Transdev Limocar provides bus service to Montreal via Granby and Magog. Formerly, Autobus Jordez linked Sherbrooke to Drummondville and Trois-Rivières, and also to Victoriaville and Quebec City, but since the company lost their licence to operate heavy vehicles, they have sold their licence to Autobus La Québécoise, who now provide the service.
Société de transport de Sherbrooke (STS) provides bus service within the city. It operates 17 bus routes, 11 minibus routes, and 5 taxibus routes.
The city is located at the eastern terminus of A-10, and directly on the Autoroute Trans-Québécoise (A-55). A-10 provides a direct freeway connection to Montreal and points west, while A-55 connects directly to Trois-Rivières, Shawinigan, and points north, as well as to Interstate 91 to the south (Vermont).
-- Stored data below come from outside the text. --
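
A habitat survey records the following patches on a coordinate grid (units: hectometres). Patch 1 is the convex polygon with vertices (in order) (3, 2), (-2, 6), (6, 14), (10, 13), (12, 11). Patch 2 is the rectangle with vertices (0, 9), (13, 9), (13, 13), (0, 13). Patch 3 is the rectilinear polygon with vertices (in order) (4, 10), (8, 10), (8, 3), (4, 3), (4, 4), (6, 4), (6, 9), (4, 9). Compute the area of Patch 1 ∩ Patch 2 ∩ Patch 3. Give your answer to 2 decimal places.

The intersection is the polygon with vertices (6,9), (4,9), (4,10), (8,10), (8,9).
By the shoelace formula its area is 4.00.

4.00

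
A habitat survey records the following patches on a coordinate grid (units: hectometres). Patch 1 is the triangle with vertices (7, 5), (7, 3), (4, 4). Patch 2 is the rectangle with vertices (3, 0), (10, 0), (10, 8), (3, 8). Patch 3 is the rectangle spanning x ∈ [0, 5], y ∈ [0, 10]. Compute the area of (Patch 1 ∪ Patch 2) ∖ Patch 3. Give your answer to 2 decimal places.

|Patch 1 ∪ Patch 2| = 56.
|(Patch 1 ∪ Patch 2) ∩ Patch 3| = 16.
|(Patch 1 ∪ Patch 2) ∖ Patch 3| = 56 − 16 = 40.00.

40.00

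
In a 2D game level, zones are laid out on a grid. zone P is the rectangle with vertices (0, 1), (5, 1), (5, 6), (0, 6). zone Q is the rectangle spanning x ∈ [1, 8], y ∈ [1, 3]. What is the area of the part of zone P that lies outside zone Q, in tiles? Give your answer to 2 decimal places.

17.00

|zone P∩zone Q|: x∈[1,5], y∈[1,3] → 4·2 = 8.
|zone P| = 25.
|zone P ∖ zone Q| = |zone P| − |zone P∩zone Q| = 25 − 8 = 17.00.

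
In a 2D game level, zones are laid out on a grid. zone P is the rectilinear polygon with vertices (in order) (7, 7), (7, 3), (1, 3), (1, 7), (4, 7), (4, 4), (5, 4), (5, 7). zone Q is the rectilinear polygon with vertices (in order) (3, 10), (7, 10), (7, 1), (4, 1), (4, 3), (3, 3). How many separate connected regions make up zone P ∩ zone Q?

1

zone P ∩ zone Q is a single connected region.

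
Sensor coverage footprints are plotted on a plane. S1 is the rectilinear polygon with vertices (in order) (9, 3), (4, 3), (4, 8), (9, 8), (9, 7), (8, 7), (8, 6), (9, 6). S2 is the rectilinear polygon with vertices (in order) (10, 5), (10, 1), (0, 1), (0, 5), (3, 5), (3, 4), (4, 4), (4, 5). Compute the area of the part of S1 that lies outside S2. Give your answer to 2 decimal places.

|S1| = 24, |S1∩S2| = 10.
|S1 ∖ S2| = |S1| − |S1∩S2| = 24 − 10 = 14.00.

14.00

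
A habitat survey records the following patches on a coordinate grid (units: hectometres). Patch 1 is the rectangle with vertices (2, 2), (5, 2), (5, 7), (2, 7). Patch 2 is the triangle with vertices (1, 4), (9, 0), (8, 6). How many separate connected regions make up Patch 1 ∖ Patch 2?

2

Patch 1 ∖ Patch 2 splits into 2 disjoint pieces (area 6.8571, area 2.25).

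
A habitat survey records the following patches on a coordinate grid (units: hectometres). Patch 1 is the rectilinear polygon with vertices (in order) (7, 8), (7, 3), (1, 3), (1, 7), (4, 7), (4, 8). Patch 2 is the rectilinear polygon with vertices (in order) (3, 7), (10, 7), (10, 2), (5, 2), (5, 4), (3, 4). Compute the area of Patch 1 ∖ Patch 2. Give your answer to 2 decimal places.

|Patch 1| = 27, |Patch 1∩Patch 2| = 14.
|Patch 1 ∖ Patch 2| = |Patch 1| − |Patch 1∩Patch 2| = 27 − 14 = 13.00.

13.00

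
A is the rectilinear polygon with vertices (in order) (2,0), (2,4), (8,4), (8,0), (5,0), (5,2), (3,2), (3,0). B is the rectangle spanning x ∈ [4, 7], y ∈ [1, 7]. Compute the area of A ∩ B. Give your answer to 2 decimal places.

8.00

The intersection is the polygon with vertices (7,4), (7,1), (5,1), (5,2), (4,2), (4,4).
By the shoelace formula its area is 8.00.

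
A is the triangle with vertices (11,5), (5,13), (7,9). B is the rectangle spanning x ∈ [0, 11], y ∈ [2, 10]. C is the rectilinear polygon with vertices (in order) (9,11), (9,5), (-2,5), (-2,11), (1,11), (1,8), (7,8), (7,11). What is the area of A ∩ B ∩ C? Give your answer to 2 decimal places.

The intersection is the polygon with vertices (7,9), (7,10), (7.25,10), (9,7.667), (9,7).
By the shoelace formula its area is 1.96.

1.96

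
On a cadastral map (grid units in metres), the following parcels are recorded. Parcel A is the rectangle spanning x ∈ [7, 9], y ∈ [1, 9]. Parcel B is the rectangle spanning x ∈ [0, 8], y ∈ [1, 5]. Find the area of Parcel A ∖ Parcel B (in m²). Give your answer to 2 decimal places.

|Parcel A∩Parcel B|: x∈[7,8], y∈[1,5] → 1·4 = 4.
|Parcel A| = 16.
|Parcel A ∖ Parcel B| = |Parcel A| − |Parcel A∩Parcel B| = 16 − 4 = 12.00.

12.00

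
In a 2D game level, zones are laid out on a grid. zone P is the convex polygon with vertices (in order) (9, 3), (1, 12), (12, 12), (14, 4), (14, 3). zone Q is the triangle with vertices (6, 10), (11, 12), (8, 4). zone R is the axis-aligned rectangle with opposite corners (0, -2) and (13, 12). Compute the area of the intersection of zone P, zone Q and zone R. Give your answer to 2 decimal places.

The intersection is the polygon with vertices (6,10), (11,12), (8.033,4.088), (7.933,4.2).
By the shoelace formula its area is 16.99.

16.99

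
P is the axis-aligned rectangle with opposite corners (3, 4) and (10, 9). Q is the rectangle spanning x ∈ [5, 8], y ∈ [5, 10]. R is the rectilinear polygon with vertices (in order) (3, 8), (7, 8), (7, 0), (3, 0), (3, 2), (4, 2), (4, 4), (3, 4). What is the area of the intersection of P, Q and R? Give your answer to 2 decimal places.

The intersection is the polygon with vertices (5,5), (5,8), (7,8), (7,5).
By the shoelace formula its area is 6.00.

6.00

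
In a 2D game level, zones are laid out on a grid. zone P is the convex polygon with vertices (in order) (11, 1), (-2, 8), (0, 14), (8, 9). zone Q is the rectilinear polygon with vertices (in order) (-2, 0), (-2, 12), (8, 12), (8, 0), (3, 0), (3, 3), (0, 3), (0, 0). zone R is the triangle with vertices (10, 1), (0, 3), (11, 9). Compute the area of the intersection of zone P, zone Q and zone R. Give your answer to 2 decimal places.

The intersection is the polygon with vertices (8,2.615), (3.619,4.974), (8,7.364).
By the shoelace formula its area is 10.40.

10.40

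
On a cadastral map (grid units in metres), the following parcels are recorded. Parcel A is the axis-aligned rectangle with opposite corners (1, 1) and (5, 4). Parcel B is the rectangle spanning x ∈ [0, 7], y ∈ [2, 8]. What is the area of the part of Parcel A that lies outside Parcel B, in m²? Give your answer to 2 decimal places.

4.00

|Parcel A∩Parcel B|: x∈[1,5], y∈[2,4] → 4·2 = 8.
|Parcel A| = 12.
|Parcel A ∖ Parcel B| = |Parcel A| − |Parcel A∩Parcel B| = 12 − 8 = 4.00.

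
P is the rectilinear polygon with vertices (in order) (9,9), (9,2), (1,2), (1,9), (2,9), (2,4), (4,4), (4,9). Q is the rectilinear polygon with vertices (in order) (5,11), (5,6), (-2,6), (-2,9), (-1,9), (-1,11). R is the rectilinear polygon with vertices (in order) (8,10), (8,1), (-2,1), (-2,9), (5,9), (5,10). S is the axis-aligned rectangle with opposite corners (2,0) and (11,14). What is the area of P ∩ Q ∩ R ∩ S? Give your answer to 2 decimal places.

3.00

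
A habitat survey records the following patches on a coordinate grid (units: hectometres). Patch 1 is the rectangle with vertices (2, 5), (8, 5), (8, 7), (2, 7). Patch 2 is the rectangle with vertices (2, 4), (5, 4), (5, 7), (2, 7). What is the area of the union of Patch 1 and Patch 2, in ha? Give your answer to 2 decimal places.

By inclusion–exclusion:
Individual areas: |Patch 1| = 12, |Patch 2| = 9.
|Patch 1∩Patch 2|: x∈[2,5], y∈[5,7] → 3·2 = 6.
|Patch 1 ∪ Patch 2| = 21 − 6 = 15.00.

15.00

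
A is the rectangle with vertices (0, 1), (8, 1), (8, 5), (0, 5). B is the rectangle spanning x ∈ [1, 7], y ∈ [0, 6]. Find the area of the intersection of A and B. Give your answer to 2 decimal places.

|A∩B|: x∈[1,7], y∈[1,5] → 6·4 = 24.

24.00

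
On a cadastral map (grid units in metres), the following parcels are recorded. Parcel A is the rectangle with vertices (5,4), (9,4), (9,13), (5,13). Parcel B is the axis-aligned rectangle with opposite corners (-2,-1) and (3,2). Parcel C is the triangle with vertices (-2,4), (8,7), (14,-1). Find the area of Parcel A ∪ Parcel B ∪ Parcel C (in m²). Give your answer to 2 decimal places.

90.02

By inclusion–exclusion:
Individual areas: |Parcel A| = 36, |Parcel B| = 15, |Parcel C| = 49.
|Parcel A∩Parcel B| = 0 (no overlap).
|Parcel A∩Parcel C| = 9.9833.
|Parcel B∩Parcel C| = 0.
|Parcel A∩Parcel B∩Parcel C| = 0.
|Parcel A ∪ Parcel B ∪ Parcel C| = 100 − 9.9833 + 0 = 90.02.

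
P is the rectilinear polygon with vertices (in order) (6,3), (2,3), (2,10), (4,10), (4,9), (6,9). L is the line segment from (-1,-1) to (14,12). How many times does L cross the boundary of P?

2

The segment meets the boundary at (6,5.067), (3.615,3).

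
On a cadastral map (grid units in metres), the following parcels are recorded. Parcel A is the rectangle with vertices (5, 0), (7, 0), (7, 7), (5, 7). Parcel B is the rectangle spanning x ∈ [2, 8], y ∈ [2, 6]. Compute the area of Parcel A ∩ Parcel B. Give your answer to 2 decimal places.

8.00

|Parcel A∩Parcel B|: x∈[5,7], y∈[2,6] → 2·4 = 8.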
A-410 and A-610 are the southern and northern bypass roads, respectively.
The last passenger train for the city was VIA Rail's Montreal – Saint John, New Brunswick Atlantic, which ended service in 1994. There have been recent proposals to provide rail service from Montreal to Boston with a stop in Sherbrooke.
Sherbrooke Airport, in Cookshire-Eaton is just east of the city. There are currently no scheduled flights operating out of the airport.
The suburban Sherbrooke University Hospital ("CHUS" or "Centre Hospitalier Universitaire de Sherbooke) has over 5,200 employees, including 550 doctors. It includes a clinical research facility, the Étienne-Lebel Research Centre.
Sherbrooke has eight institutions that make up the Sherbrooke University Pole, which educates some 40,000 students and employs about 11,000 persons. University students comprise 10.32% of the population, the highest concentration in Quebec.
The city is the location of one French-language university, the Université de Sherbrooke, and an English-language university, Bishop's University. Université de Sherbrooke is a comprehensive university with schools of medicine and law and extensive graduate programs. Bishop's University is smaller and predominantly undergraduate. There are three CEGEPs in Sherbrooke, two of them French-language, the Cégep de Sherbrooke and the Séminaire de Sherbrooke, and one English-language, Champlain College Lennoxville. CCSQ and CDE College which currently enrols International Students. In the past over 100 International students have graduated and landed jobs in Sherbrooke City itself, making it an attraction to the Indian student division. There currently over 100 South Asians residing in the City of Sherbrooke which consists of Hindu, Punjabi and Gujrati ethnic background.
There are also public high school boards such as the English Eastern Townships School Board, French Commission scolaire de la Région-de-Sherbrooke and private high schools such as Séminaire de Sherbrooke founded in 1875, Bishop's College School founded in 1836, etc.